煙草だってそうだ。健康の良し悪しは置いて、高校生の時では扱えなかったものだ。
……かつては大人の勲章として憧れの存在だった煙草。それを何の気兼ねなく吸えるようになって、
何かが変わったわけでもなかった。
昔は早く大人になりたかった。早く大人になって、早く強くなってお袋を守りたいなんて思っていたものだった。その願いは、もう叶わない。けれど墓の前で親父が煙草を吸って、その隣で俺も煙草を吸う。ただそれだけの行為なのに親父から何かを引き継いでいくような、奇妙な感覚がした。

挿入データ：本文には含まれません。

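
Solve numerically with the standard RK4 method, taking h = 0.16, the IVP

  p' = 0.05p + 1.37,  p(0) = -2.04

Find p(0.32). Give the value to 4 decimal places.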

全ては流動的で何もかも変わっていく。けれど形を変えて残っていくものもある。それは想いだったり、目には見えないものだったり。
再び俺を呼ぶ声がした。苗字ではなく、名前で呼ばれるようになって結構な時間が経った。そもそも彼女が既に黒崎家の一員なのだから苗字で呼ぶのはおかしいのだが、最初の頃には結構な抵抗があったようだ。そう呼ぶのが嫌というわけではなく、恥ずかしいという意味で。
それは俺も同じだ。けれどその照れなんてものも何回か繰り返していくうちに無くなって今ではそう呼ばれることが当たり前になった。
ふ、と笑う。そして数えきれない程呼んだ名前を、今では当然のように呼べるようになった名前を口に出す。